North Korea is certainly one of the most barbaric nations on Earth with the chubby Kim keeping his starving people in medieval conditions and executing perceived rivals with poison and, in one case, a firing squad consisting of an artillery gun.

So, lines are short to visit the darkened northern half of the Korean Peninsula. North Korea came in dead last in Gallup’s survey of 1.035 U.S. adults. The main question is who the heck are the 11% of Americans who think favorably of North Korea?

Eighty-one points higher with a 92% approval rating in the minds of Americans is good old Canada. Yes, we invaded there in the War of 1812 and sacked the community now known as Toronto. But we don’t play favorites; we also invaded Mexico. And our Canada, then still a British colony, got payback by burning Washington and the White House.

Although Americans take their friendly northern neighbor (or neighbour) for granted with the world’s longest undefended border of some 5,000 miles (not counting all the electronic monitors), Canadian interests are responsible for many millions of  U.S. jobs. The two countries have by far the globe’s largest economic relationship with more than a billion dollars in goods and services crossing the 48th parallel every single day. More trade crosses just Detroit’s Ambassador Bridge each year than the U.S. conducts with Japan.

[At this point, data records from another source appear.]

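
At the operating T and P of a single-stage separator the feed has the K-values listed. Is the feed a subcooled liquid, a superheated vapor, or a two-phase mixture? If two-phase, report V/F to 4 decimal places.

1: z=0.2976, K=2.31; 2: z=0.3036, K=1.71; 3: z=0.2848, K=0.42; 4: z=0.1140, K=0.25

ΣzᵢKᵢ = 1.3547; Σzᵢ/Kᵢ = 1.4405.
Both exceed 1, so a two-phase solution exists.
Iterate (Newton) starting at ψ = 0.5:
  ψ = 0.5000: g = 0.02519, g' = -0.6240 → ψ = 0.5404
  ψ = 0.5404: g = -0.00030, g' = -0.6396 → ψ = 0.5399
Converged at ψ = 0.5399.

two-phase, V/F = 0.5399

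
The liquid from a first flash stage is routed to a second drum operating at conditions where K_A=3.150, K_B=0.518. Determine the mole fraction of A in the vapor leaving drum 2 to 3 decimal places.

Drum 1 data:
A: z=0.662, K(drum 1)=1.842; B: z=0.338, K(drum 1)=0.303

y_A (drum 2) = 0.577

Drum 1:
Rachford–Rice: g(ψ₁) = Σ zᵢ(Kᵢ−1)/(1+ψ₁(Kᵢ−1)) = 0.
Check two-phase: ΣzᵢKᵢ = 1.322 > 1 and Σzᵢ/Kᵢ = 1.475 > 1, so g(0) = 0.322 > 0 and g(1) = -0.475 < 0.
Iterate (Newton) starting at ψ₁ = 0.69:
  ψ₁ = 0.690: g = -0.1013, g' = -0.797 → ψ₁ = 0.563
  ψ₁ = 0.563: g = -0.0096, g' = -0.661 → ψ₁ = 0.548
Converged at ψ₁ = 0.548.
Drum-1 compositions:
  A: x = 0.453, y = 0.834
  B: x = 0.547, y = 0.166
Drum-2 feed = drum-1 liquid: z₂ = (0.4529, 0.5471).
Drum 2:
Rachford–Rice: g(ψ₂) = Σ zᵢ(Kᵢ−1)/(1+ψ₂(Kᵢ−1)) = 0.
Feasibility: ΣzᵢKᵢ = 1.710, Σzᵢ/Kᵢ = 1.200 — both > 1, two phases present.
Newton–Raphson from ψ₂ = 0.5:
  ψ₂ = 0.500: g = 0.1218, g' = -0.707 → ψ₂ = 0.672
  ψ₂ = 0.672: g = 0.0080, g' = -0.628 → ψ₂ = 0.685
Converged at ψ₂ = 0.685.
  A: x = 0.183, y = 0.577
  B: x = 0.817, y = 0.423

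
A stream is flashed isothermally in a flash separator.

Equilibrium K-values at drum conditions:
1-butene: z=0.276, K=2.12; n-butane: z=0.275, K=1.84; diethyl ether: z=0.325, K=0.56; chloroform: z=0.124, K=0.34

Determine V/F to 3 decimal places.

Newton iteration, V/F⁰ = 0.4:
  V/F = 0.400: g = 0.1016, g' = -0.466 → V/F = 0.618
Converged at V/F = 0.618.

V/F = 0.618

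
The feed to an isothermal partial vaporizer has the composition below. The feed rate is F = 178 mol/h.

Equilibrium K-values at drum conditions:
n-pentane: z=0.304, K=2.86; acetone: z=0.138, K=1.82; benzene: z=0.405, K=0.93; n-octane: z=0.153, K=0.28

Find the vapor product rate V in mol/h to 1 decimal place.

V = 144.0 mol/h

Rachford–Rice: g(V/F) = Σ zᵢ(Kᵢ−1)/(1+V/F(Kᵢ−1)) = 0.
g(0) = ΣzᵢKᵢ − 1 = 0.540 and g(1) = 1 − Σzᵢ/Kᵢ = -0.164, so a root lies in (0, 1).
Newton–Raphson from V/F = 0.7:
  V/F = 0.700: g = 0.0656, g' = -0.561 → V/F = 0.817
  V/F = 0.817: g = -0.0055, g' = -0.669 → V/F = 0.809
Converged at V/F = 0.809.
Then V = V/F·F = 0.8088·178 = 144.0 mol/h and L = F − V = 34.0 mol/h.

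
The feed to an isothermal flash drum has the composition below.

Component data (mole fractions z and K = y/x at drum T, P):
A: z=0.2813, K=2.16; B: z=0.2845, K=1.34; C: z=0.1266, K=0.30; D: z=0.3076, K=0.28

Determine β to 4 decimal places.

β = 0.1891

Rachford–Rice: g(β) = Σ zᵢ(Kᵢ−1)/(1+β(Kᵢ−1)) = 0.
g(0) = ΣzᵢKᵢ − 1 = 0.1129 and g(1) = 1 − Σzᵢ/Kᵢ = -0.8631, so a root lies in (0, 1).
Newton iteration, β⁰ = 0.5:
  β = 0.5000: g = -0.19319, g' = -0.7118 → β = 0.2286
  β = 0.2286: g = -0.02293, g' = -0.5812 → β = 0.1891
Converged at β = 0.1891.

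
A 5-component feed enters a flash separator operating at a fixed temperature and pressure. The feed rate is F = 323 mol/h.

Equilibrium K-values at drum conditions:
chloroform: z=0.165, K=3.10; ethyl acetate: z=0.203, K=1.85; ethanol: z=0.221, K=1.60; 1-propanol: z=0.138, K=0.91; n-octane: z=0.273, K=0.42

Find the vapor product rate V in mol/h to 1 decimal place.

V = 266.4 mol/h

Newton–Raphson from β = 0.58:
  β = 0.580: g = 0.1185, g' = -0.467 → β = 0.833
  β = 0.833: g = -0.0046, g' = -0.527 → β = 0.825
Converged at β = 0.825.
Then V = β·F = 0.8248·323 = 266.4 mol/h and L = F − V = 56.6 mol/h.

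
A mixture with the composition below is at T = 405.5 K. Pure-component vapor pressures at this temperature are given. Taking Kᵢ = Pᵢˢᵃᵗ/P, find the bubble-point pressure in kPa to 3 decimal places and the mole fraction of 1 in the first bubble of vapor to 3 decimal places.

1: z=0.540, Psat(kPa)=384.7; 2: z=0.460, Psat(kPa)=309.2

At the bubble point ψ → 0, so ΣzᵢKᵢ = 1 with Kᵢ = Pᵢˢᵃᵗ/P ⇒ P = ΣzᵢPᵢˢᵃᵗ.
P = 0.540·384.7 + 0.460·309.2 = 349.970 kPa
yᵢ = zᵢPᵢˢᵃᵗ/P ⇒ y_1 = 0.540·384.7/349.970 = 0.594

Pbub = 349.970 kPa, y_1 = 0.594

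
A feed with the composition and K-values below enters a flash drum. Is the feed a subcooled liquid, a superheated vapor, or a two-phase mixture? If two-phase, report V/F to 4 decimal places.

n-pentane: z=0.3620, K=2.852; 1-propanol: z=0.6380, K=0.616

two-phase, V/F = 0.5982

ΣzᵢKᵢ = 1.4254; Σzᵢ/Kᵢ = 1.1626.
Both exceed 1, so a two-phase solution exists.
Rachford–Rice: g(ψ) = Σ zᵢ(Kᵢ−1)/(1+ψ(Kᵢ−1)) = 0.
Newton iteration, ψ⁰ = 0.5:
  ψ = 0.5000: g = 0.04488, g' = -0.4788 → ψ = 0.5937
  ψ = 0.5937: g = 0.00196, g' = -0.4395 → ψ = 0.5982
Converged at ψ = 0.5982.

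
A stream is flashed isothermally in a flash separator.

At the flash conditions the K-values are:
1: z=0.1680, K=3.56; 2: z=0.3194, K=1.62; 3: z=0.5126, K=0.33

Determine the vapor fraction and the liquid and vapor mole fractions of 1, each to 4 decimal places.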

Trump says he wants to renegotiate the free trade agreement with Canada. But so did President Obama, who vowed that one of his first acts would be to bring up the issue with the president of Canada, which doesn’t have one.

Canadians took thousands of stranded American air travelers into their homes on 9/11. They smuggled Americans out of Iran during its revolutionary hostage-taking. And on a per capita basis, Canadian families paid a bloodier price than the U.S. for their coalition support in Afghanistan fighting.

Right behind Canada in Americans’ minds is Great Britain (91% favorable). France (83%) has recovered from its negative liberty fries 2003 period, but just can’t quite surpass Japan (85%) in favorability yet. Taiwan (73%) tops Israel (71%). Mexico (64%) and Cuba (51%) come in ahead of China (50%) and Saudi Arabia (34%).

And even hackers can’t seem to improve the standing of Russia (28%).

Not surprisingly after 16 years of various combat, Mideast entities fall near the bottom: the Palestinian Authority (24%), Iraq (19%), Afghanistan and Syria, both at 17%, and Iran, yet another rogue nuclear-weapons developer at 12%.